If you really have that much experience you'll probably be given free reign by a company after a bit of crap work to do small projects with minimal supervision. Just get in the union and go with it. Don't sweat if you're doing crap work for a while. Tough it out. You sound young? 4-6 years in and you'll be a JW in the union. Apprentices usually stay busy and get paid pretty darn well. Just trying to say don't get burnt out if you are doing work below you. Just roll with it if you can.


----------



## Jlarson (Jun 28, 2009)

silentasknight said:


> Hi, I just got into the union. I recieved my letter last week and tommorrow I have my meeting at the hall to figure out what is happening. I haved worked for a small company (ten people) for the last 4 years. Since I got out of high school. I mostly do custom residential 70% and about 30% commercial. I know that is about to change. Does anyone have any advice on what I should be expecting or what I will be expected to do? Or any advice in general.


- no cell phone
- be observant and learn
- clean up stuff
- ALWAYS be doing something
- be ready to run parts and stuff like that
- Have a good attitude

That's all I got right now


----------



## JohnJ0906 (Jan 22, 2007)

HackWork said:


> I got one piece of advice that stems from an apprentice who pissed me off today: KEEP WORKING.
> 
> Even if everyone else seems to be standing around, as an apprentice you should be working.
> 
> The best thing an apprentice can do is stay a step ahead of his journeyman and keep busy. I don't want to have to tell an apprentice to go pick up that garbage or go get me something that he knows we are going to need.


I fully agree.


----------



## silentasknight (Sep 7, 2010)

Thanks guys. I start school on tuesday. I have to talk to my boss about how much notice he wants before I go. Then I will find out when I start in a union shop.


----------



## brian john (Mar 11, 2007)

silentasknight said:


> Thanks guys. I start school on tuesday. I have to talk to my boss about how much notice he wants before I go. Then I will find out when I start in a union shop.

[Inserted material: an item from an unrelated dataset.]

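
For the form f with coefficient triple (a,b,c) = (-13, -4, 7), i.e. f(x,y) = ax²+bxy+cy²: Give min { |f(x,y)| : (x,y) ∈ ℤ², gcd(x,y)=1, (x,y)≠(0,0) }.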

In PA you might not start for a while.


----------



## slickvic277 (Feb 5, 2009)

silentasknight said:


> Hi, I just got into the union. I recieved my letter last week and tommorrow I have my meeting at the hall to figure out what is happening. I haved worked for a small company (ten people) for the last 4 years. Since I got out of high school. I mostly do custom residential 70% and about 30% commercial. I know that is about to change. Does anyone have any advice on what I should be expecting or what I will be expected to do? Or any advice in general.



What Local??


----------



## silentasknight (Sep 7, 2010)

Chester union 654


----------



## nitro71 (Sep 17, 2009)

See if you can keep working and goto school.


----------



## slickvic277 (Feb 5, 2009)

silentasknight said:


> Chester union 654



Hmmmm. Good luck, I understand there very slow right now, although excepting a new class is a good thing.:thumbsup:


----------



## silentasknight (Sep 7, 2010)

Yeah that is the plan. They said I can stay with my boss until they have steady work for me. And go to school at the same time. Sounds like a good deal to me. i have to shell out 500 bucks for books, but for free schooling you can't beat it. Hopefully they put me to work soon. I want to get those 8,000 hours so I can make full rate.


----------



## ekim90 (Sep 20, 2010)

Whats the average salary of a Union worker?


----------



## miller_elex (Jan 25, 2008)

ekim90 said:


> Whats the average salary of a Union worker?


Do you want me to include or exclude unenjoyment?

Seriously though, here the non-union has had it twice as bad the last couple years...

Right now alot of electricians are scraping by on credit cards. Anyone who says that the only people sitting at home right now are the ones who deserve to be there, is a jerk.


----------